Fábio Motta|Estadão
Fábio Motta|Estadão

Fundos pedem indenização de R$ 400 milhões

Petros e Postalis brigam na Justiça por perdas com fundo que teria notas fiscais falsas na carteira

Josette Goulart, O Estado de S.Paulo

27 de agosto de 2016 | 05h00

Os fundos de pensão Petros e Postalis, mais uma dezena de institutos de previdência de municípios e Estados e o KDB, banco de desenvolvimento da Coreia, pedem uma indenização de R$ 400 milhões para Santander, Deutsche Bank, Banco Petra, Trendbank e Planner Corretora. A acusação é de que todos eles deixaram de cumprir seus deveres de fiscalizar as operações que circularam pelo Trendbank, um fundo de crédito que estava repleto de empréstimos duvidosos com notas frias e que não foram pagos.

Os acusados partiram para o ataque. O Santander diz que os dois fundos de pensão, junto com os outros cotistas, deram poderes ao Trendbank para centralizar a guarda de documentos, o que teria levado às fraudes. O Santander cita também o relatório da CPI dos Fundos de Pensão que concluiu que administradores do Petros e Postalis teriam envolvimento com esquemas fraudulentos no Trendbank.

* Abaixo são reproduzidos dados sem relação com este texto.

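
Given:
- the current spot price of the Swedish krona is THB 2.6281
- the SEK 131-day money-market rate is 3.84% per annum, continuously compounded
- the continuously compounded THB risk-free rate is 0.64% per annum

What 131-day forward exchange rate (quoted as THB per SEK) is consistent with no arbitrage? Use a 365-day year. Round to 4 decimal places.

2.5981

T = 131/365 years.
THB growth factor: e^(0.0064×131/365) = 1.0022996.
SEK accumulates by e^(0.0384×131/365) = 1.0138773.
Forward (THB per SEK) = 2.6281 × 1.0022996 / 1.0138773 = 2.598089.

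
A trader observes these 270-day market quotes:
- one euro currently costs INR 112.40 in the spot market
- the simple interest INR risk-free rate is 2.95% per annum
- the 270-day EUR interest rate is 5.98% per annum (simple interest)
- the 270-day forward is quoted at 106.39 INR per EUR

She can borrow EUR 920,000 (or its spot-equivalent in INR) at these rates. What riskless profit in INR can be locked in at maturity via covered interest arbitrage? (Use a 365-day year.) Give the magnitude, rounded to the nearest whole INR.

INR 3,456,032

T = 270/365 years.
Invest the EUR and cover forward: 920,000 × 1.04423561644 × 106.39 = INR 102,208,529.05.
Convert at spot and invest in INR: 920,000 × 112.40 × 1.02182191781 = INR 105,664,560.88.
The quoted forward undervalues EUR, so borrow EUR, convert to INR at spot, deposit the INR at 2.95%, and buy EUR forward at 106.39 to cover the loan.
Profit = 105,664,560.88 − 102,208,529.05 = INR 3,456,032.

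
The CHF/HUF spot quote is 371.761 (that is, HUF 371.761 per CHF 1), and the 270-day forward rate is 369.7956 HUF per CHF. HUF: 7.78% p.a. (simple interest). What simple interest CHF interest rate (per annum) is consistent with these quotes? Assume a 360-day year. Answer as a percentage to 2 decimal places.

T = 270/360 years.
CIP gives F = S · g_HUF/g_CHF, so g_HUF/g_CHF = 369.7956/371.761 = 0.9947133.
The HUF side grows by 1 + 0.0778×270/360 = 1.058350.
That pins the CHF growth at 1.0639749.
r = (1.0639749 − 1)/(270/360) = 0.085300 → 8.53%.

8.53%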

A controvérsia em torno do fundo de crédito do Trendbank nasceu quando o fundo registrou inadimplência de 70%, em 2013. Um fundo de crédito empresta dinheiro a empresas, tomando como garantia notas fiscais de contas a receber. Na época, as operações duvidosas se tornaram evidentes e se descobriu uma série de notas falsas na carteira do fundo.

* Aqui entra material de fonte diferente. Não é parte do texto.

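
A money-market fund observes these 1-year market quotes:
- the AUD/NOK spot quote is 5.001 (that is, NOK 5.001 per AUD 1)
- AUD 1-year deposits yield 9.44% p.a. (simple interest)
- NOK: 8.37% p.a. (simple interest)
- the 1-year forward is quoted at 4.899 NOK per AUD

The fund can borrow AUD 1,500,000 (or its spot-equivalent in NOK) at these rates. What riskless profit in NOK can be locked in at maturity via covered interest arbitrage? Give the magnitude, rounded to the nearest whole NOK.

NOK 87,177

T = 1 year.
Invest the AUD and cover forward: 1,500,000 × 1.094400 × 4.899 = NOK 8,042,198.40.
Convert at spot and invest in NOK: 1,500,000 × 5.001 × 1.083700 = NOK 8,129,375.55.
The quoted forward undervalues AUD, so borrow AUD, convert to NOK at spot, deposit the NOK at 8.37%, and buy AUD forward at 4.899 to cover the loan.
The gap between the two covered legs is NOK 87,177.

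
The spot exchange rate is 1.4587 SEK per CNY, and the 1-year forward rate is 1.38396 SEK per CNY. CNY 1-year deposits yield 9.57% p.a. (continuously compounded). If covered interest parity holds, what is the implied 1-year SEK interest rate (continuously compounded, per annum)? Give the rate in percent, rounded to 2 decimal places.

T = 1 year.
CIP gives F = S · g_SEK/g_CNY, so g_SEK/g_CNY = 1.38396/1.4587 = 0.9487626.
The CNY side grows by e^(0.0957×1) = 1.1004289.
Hence g_SEK = 1.0440458.
r = ln(1.0440458)/1 = 0.043103 → 4.31%.

4.31%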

Para se ter uma ideia do tamanho do problema, cerca de um quarto das notas fiscais que garantiam empréstimos tinham origem nos negócios do Grupo Rock, de Adir Assaf. O lobista tem em seu currículo três operações da Polícia Federal. Ele é apontado como o maior lavador de dinheiro de organizações criminosas que atuavam nos esquemas de corrupção da Petrobrás, Eletronuclear e Delta. Para lavar dinheiro de corrupção, segundo as acusações do Ministério Público, o lobista se utilizava justamente das empresas do Grupo Rock.

Entre as faturas que foram entregues pelo Rock ao fundo para tomar R$ 100 milhões emprestado, estavam notas de empresas conhecidas, como a Andrade Gutierrez, CCR, Galvão Engenharia, UTC, entre outras, que alegavam não ter prestado serviços das notas referidas.

O advogado do Trendbank, Flávio Galdino, diz no processo movido pelos cotistas do fundo que seu cliente não tem culpa e seria uma vítima. O que o colocaria nessa condição é o fato de o banqueiro, dono do Trendbank, Adolpho Melo, ter R$ 80 milhões aplicados no fundo. “Hoje é fácil perceber que muitas dessas empresas causam inúmeras desconfianças por estarem ligadas à Operação Lava Jato, no período em que o Trendbank atuou como gestor, eram bem-vistos os títulos envolvendo empresas como a construtora Andrade Gutierrez.”

A CCR Nova Dutra, que tem entre seus sócios a Camargo Correa, admitiu ao fundo Trendbank que já teve negócios com a Rock Star, de Adir Assad. A empresa Rock é apontada como uma firma usada para lavar dinheiro. Em nota a CCR diz que “todos os contratos com fornecedores são firmados e concluídos em conformidade com a legislação vigente no país.”